Specialist health service can no longer guarantee complete contact tracing
In the last 24 hours, 92 new SARS-CoV-2 virus infections were reported to the Health Service. This is the highest daily figure since the beginning of the pandemic in March 2020. As a consequence, not all contact persons of positively reported cases can now be contacted personally by the Health Department. People who have tested positive are being asked for active assistance. All persons with whom contact was made from 48 hours before the onset of symptoms are to be entered in a form. This applies in particular to conversation situations longer than 15 minutes and closer than 1.5 metres. Such persons should then be quarantined for 14 days.
As soon as the situation has been defused, official quarantine orders can then be forwarded. However, this is not possible at the moment. The population of Jena is asked to support this procedure.

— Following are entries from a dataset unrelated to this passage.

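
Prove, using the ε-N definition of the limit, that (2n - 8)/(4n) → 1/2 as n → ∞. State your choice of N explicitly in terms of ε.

N = 2/ε

Let ε > 0 be given. For n ≥ 1, |(2n - 8)/(4n) − (1/2)| = |-32|/(4(4n)) = 32/(4(4n)).
Since 4n ≥ 4n for n ≥ 1, this is ≤ 32/(4·4n) = 2/n.
So |(2n - 8)/(4n) − (1/2)| < ε whenever n > 2/ε.
Take N = 2/ε. If n > N then |(2n - 8)/(4n) − (1/2)| ≤ 2/n < ε.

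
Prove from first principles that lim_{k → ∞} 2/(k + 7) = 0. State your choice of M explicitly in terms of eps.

M = 2/eps

Fix eps > 0. For k ≥ 1, |2/(k + 7) − 0| = 2/(k + 7) ≤ 2/k.
We need 2/k < eps, i.e. k > 2/eps.
Take M = 2/eps. If k > M then |2/(k + 7)| ≤ 2/k < eps.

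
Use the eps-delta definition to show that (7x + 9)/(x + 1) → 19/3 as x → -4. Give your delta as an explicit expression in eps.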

"We ask the Jena population: protect yourself and your loved ones. And as difficult as it is for all of us: please avoid social contacts over the holidays as far as possible and observe the applicable contact restrictions of two households. Public health services are already massively overstretched. Further increases in the number of cases due to the holidays will come at a high cost in human lives."
Thus the appeal of the Jena crisis team under the leadership of Benjamin Koppe as well as Lord Mayor Dr. Thomas Nitzsche, Mayor Christian Gerlitz and Eberhard Hertzsch, for which is also certain:
"The Free State does not seem to be up to the fight against the corona pandemic so far. Warnings of the massive occurrence of a second wave have been issued repeatedly from Jena since the autumn holidays." In several letters to the state government, consistent measures were demanded. Head of department Koppe emphasizes: "For the hesitant implementation, the price must now be paid: Second highest infection rate of all federal states, highest mortality of Covid sufferers in Germany. And further, the municipalities are even hindered in their efforts to contain the pandemic."
Mayor Gerlitz commented:
"While the incidence in Thuringia is on the verge of exceeding 300, the independent cities and counties, for example, continue to be prohibited from enacting stricter regulations for emergency care in daycare centers.Overall, it may be popular to not want to impose more regulations on people, especially around Christmas. It is certainly not responsible."

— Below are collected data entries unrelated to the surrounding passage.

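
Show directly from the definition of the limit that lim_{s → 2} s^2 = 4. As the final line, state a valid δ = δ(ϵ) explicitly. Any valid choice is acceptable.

δ = min(2, ϵ/6)

Let ϵ > 0. We seek δ > 0 with 0 < |s − 2| < δ ⇒ |s^2 − 4| < ϵ.
Factor: s^2 − 4 = (s − 2)(s + 2), so |s^2 − 4| = |s − 2|·|s + 2|.
Impose δ ≤ 2 so that |s| < 4; then |s + 2| ≤ 6.
Hence |s^2 − 4| ≤ 6|s − 2|, which is < ϵ once |s − 2| < ϵ/6.
Take δ = min(2, ϵ/6). If 0 < |s − 2| < δ then both bounds hold and |s^2 − 4| ≤ 6|s − 2| < 6·(ϵ/6) = ϵ.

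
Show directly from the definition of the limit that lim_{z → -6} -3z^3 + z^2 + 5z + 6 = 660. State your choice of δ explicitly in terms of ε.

δ = min(1, ε/389)

Fix ε > 0. We want δ > 0 such that 0 < |z + 6| < δ implies |(-3z^3 + z^2 + 5z + 6) − 660| < ε.
(-3z^3 + z^2 + 5z + 6) − 660 = -3z^3 + z^2 + 5z - 654 = (z + 6)(-3z^2 + 19z - 109).
So |(-3z^3 + z^2 + 5z + 6) − 660| = |z + 6|·|-3z^2 + 19z - 109|.
Require δ ≤ 1. Then |z + 6| < 1 gives |z| < 7, and by the triangle inequality |-3z^2 + 19z - 109| ≤ 3·7^2 + 19·7 + 109 = 389.
Hence |(-3z^3 + z^2 + 5z + 6) − 660| ≤ 389|z + 6| < ε provided |z + 6| < ε/389.
Take δ = min(1, ε/389). Then 0 < |z + 6| < δ gives both |z + 6| < 1 and |z + 6| < ε/389, so |(-3z^3 + z^2 + 5z + 6) − 660| < ε.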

"We completely fail to understand why it is taking the Free State nearly two months to implement the federally mandated option to offer voluntary rapid testing for visitors to care homes. In order to protect the nursing homes with the high incidence values in Thuringia, Jena, in contrast, relies on the path implemented in many federal states to consistently test all visitors," underlines Social Affairs Director Hertzsch.
Lord Mayor Thomas Nitzsche underlines:
"The situation is just getting worse nationwide. The local health offices are not only permanently overloaded, but they simply cannot cope with the further spread of the virus in real time. Also, we do not consider the strategy of the Free State to set up the vaccination centres in a small-scale manner to be suitable for starting large-scale vaccinations as soon as the vaccine will be widely available."
Together, Mayor Nitzsche and Mayor Gerlitz appeal to the Prime Minister to act all the more decisively now after his long silence.
"In Saxony, in view of the numbers, it has been recognized that the rudder can now only be turned with drastic measures and broad public relations. In Thuringia, however, we continue to experience a blockade attitude of the ministerial bureaucracy against more consistent municipal efforts. This is where the Prime Minister must intervene."